Today, I got told by a man, dressed in a very nice suit, who was about 60, that he liked my “coif.” I laughed to myself after he complimented me. Then I thought about it some more….my how times have changed….
I have been coloring my hair in shades that don’t normally grow on heads for about 15 years. And let me just say, I should NOT be old enough to be doing anything for 15 years! Right? Well, anyway… I’ve done almost every color you can imagine. Red, purple, lime green, hot ass pink….I’ve only steered away from yellow and orange, as those would not be good looks for me. And in that time, I’ve had people (pretty much always adults) shout assorted nasty comments to me. “Hey! It’s not Halloween!” or “Did you get attacked by a Smurf?” That one, by the way, I do use as a snide comeback if someone asks me why my hair is blue…. Yeah, I’ve heard a lot of things. Kids whispering to their parents…”Mommy! Her hair is green!” To which they often reply something like “Yes. Don’t stare,” or “I don’t know why someone would do that.” I ave no beef with the kids questioning my look. I have issues with the parents response. Go ahead. Stare. Do you really think my hair is colored to Rainbow Brite’s biggest fantasy so that I would blend into the wall? Nope. I like the attention. It’s fun. Until people get nasty. And yes, everyone is entitled to their own opinion. But would I ever walk up to someone who is too big for jeggings and say “Hey, your ass? It’s like H-U-G-E in those pants!” Never.
But this was all happening some time ago. I did take a bit of a funky-hair-hiatus when I was having y kidlings. Didn’t want to do the whole dye while pregnant thing, though there is a lot of dispute as to whether or not there is something to be concerned about. I just decided to take the safe road. And, since I dye my hair myself, I really couldn’t imaging hunching over my bathroom sink with a basketball for a belly.
But since the kids are older, I have since gone back to the unusual color choices I’ve made in the past for my hair. And by the way, yeah, my kids love it. Whenever Phoenix draws a picture of me, he is quite intent on putting a lovely teal streak in the front of my hair. And since I began this whole wacky color thing, the reactions from people have changed so drastically. It went from -stay away from the freak- to -where do you buy your color? It’s pretty crazy. And I think it’s great. In a time where Monster High Dolls (ie: me in high school/college) are all the rage, I have finally been a bit more accepted for my once-extreme look.
Now we are in a time where Crayola is manufacturing little faux hair clips for girls in raging colors of purple, pink, and turquoise. I know because Rhi got a set from Laura Boyd, and she loves to have her hair match “Mommy’s” now. How cool is it that the outcast is becoming more mainstream?

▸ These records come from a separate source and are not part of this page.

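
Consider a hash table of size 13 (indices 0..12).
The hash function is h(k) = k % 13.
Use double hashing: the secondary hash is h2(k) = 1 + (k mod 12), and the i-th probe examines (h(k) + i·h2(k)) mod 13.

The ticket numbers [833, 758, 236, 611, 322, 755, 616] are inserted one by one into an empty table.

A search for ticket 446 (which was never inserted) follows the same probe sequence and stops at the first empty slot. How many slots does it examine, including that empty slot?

2

Insert 833: h=1, slot 1 empty -> index 1.
Insert 758: h=4, slot 4 empty -> index 4.
Insert 236: h=2, slot 2 empty -> index 2.
Insert 611: h=0, slot 0 empty -> index 0.
Insert 322: h=10, slot 10 empty -> index 10.
Insert 755: h=1, h2=12, slots 1,0 occupied -> index 12.
Insert 616: h=5, slot 5 empty -> index 5.
Table: [611, 833, 236, _, 758, 616, _, _, _, _, 322, _, 755]
Lookup 446: h=4, h2=3, probe 4,7 → slot 7 empty, not found.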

Yes, I could play devil’s advocate and say, “well now you don’t stand out anymore…what will you do?” And to that I reply, I am who I have always been. I didn’t dye my hair for shock value (ok…maybe I did a little!), I did it because I love how it looks. How it looks on me. It’s fun, and I’m an artist…so why not show it off? But over the years (the many, many years) some things about me have changed…and others haven’t. Using my hair as a funky accessory is one of the things that hasn’t changed. It’s not a “phase” as I distinctly recall an ex-boyfriend naming it as such. It’s not to be trendy. It’s just who I am.
Since I chopped off 14 inches almost a year ago, I have gotten a ton of compliments. It really is rather surprising. I sometimes wonder…was my hair that bad before? Or is the short hair just that much better? Anyway, people are always telling me how much they love the color. And these folks are not just the teens I see at the mall, or the young kids I see at my children’s school. These are the suits. They semi-conservatives. The people that, 10 or 15 years ago, would have steered their children away from me. Part of that could be because my clothes aren’t quite so goth anymore. But a lot of it sure had to do with my hair. And I think it’s awesome that those folks have changed their tune. That they whisper to me how they wish they could get a pink streak of their own. That they are sad that their kids don’t want them to do something so “cool.” I think it’s fantastic.